“Panasonic says that the solution can register 10,000 to 20,000 faces, while an expanded version can register up to 30,000 faces…”
Panasonic is preparing to launch server-based facial recognition software this summer.
The company’s facial recognition technology has already received considerable marks of validation. It attained the best performance in the National Institute of Standards and Technology’s IJB-A face challenge last spring, and has been deployed by government authorities in Japan as part of a biometric border screening pilot project at Tokyo International Airport.
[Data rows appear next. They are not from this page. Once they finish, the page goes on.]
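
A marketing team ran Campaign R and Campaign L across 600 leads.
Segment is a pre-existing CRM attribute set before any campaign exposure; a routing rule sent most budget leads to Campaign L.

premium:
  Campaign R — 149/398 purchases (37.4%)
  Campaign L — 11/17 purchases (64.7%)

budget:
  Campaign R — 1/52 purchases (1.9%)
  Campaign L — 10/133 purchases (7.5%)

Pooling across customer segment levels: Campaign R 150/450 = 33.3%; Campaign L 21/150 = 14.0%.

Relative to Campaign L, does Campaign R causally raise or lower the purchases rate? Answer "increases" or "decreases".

decreases

Customer segment is set before the campaign has any effect — it is not caused by the campaign — and it independently drives the outcome. That makes it a confounder, so the causal comparison is within customer segment levels.
Within each level — premium: 37.4% vs 64.7%; budget: 1.9% vs 7.5% — Campaign L is higher every time.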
Panasonic says the software can recognize faces even if they’re turned 45 degrees to the left or right, or 30 degrees up or down, and that it’s even effective when subjects are wearing sunglasses.
The system’s performance can be further improved when paired with Panasonic’s iPro Extreme network cameras, which employ software designed to assess pictures on the cameras themselves, looking for the best shots to upload to the server. That, in turn, can significantly reduce the network burden and associated costs.
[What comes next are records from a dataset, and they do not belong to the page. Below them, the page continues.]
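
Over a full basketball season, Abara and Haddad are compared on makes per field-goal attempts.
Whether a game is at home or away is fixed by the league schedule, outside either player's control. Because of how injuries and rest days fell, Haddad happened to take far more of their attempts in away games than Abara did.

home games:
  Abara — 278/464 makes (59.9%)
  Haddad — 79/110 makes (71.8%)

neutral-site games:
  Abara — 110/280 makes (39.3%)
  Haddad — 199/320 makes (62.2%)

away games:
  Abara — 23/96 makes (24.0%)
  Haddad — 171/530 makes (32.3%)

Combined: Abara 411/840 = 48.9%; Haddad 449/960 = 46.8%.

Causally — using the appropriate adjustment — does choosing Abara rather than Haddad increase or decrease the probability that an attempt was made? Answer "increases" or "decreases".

decreases

Game venue satisfies the back-door criterion: it is not a descendant of the player, and it blocks the spurious path from player to outcome. Adjusting for it (i.e., using the within-game venue rates) gives the causal effect.
Within each level — home games: 59.9% vs 71.8%; neutral-site games: 39.3% vs 62.2%; away games: 24.0% vs 32.3% — Haddad is higher every time.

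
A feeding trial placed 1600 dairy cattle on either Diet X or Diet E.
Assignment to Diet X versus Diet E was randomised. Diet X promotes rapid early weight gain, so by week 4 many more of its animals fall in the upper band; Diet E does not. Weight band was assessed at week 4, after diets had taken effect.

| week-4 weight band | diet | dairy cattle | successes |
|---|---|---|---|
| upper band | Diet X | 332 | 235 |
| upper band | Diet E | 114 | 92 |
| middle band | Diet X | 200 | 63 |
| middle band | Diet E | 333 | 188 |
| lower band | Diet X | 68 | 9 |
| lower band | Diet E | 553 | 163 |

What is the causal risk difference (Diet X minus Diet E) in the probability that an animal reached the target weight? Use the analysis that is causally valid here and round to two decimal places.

Because the diet influences week-4 weight band, week-4 weight band is a post-treatment mediator, not a confounder. Stratifying on it would bias the estimate; the causal effect is the crude pooled difference.
The causal difference is the pooled difference: 0.512 − 0.443 = +0.069.

+0.07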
Panasonic says that the solution can register 10,000 to 20,000 faces, while an expanded version can register up to 30,000 faces; and that it’s currently developing a capability that will allow it to identify faces partially obscured by a surgical mask, which it expects to complete by the end of this year. In a statement, Panasonic said it will launch the solution in Japan in August of this year, and that there will be a July launch of the system “outside Japan”, though the company did not elaborate on which markets will see that early release.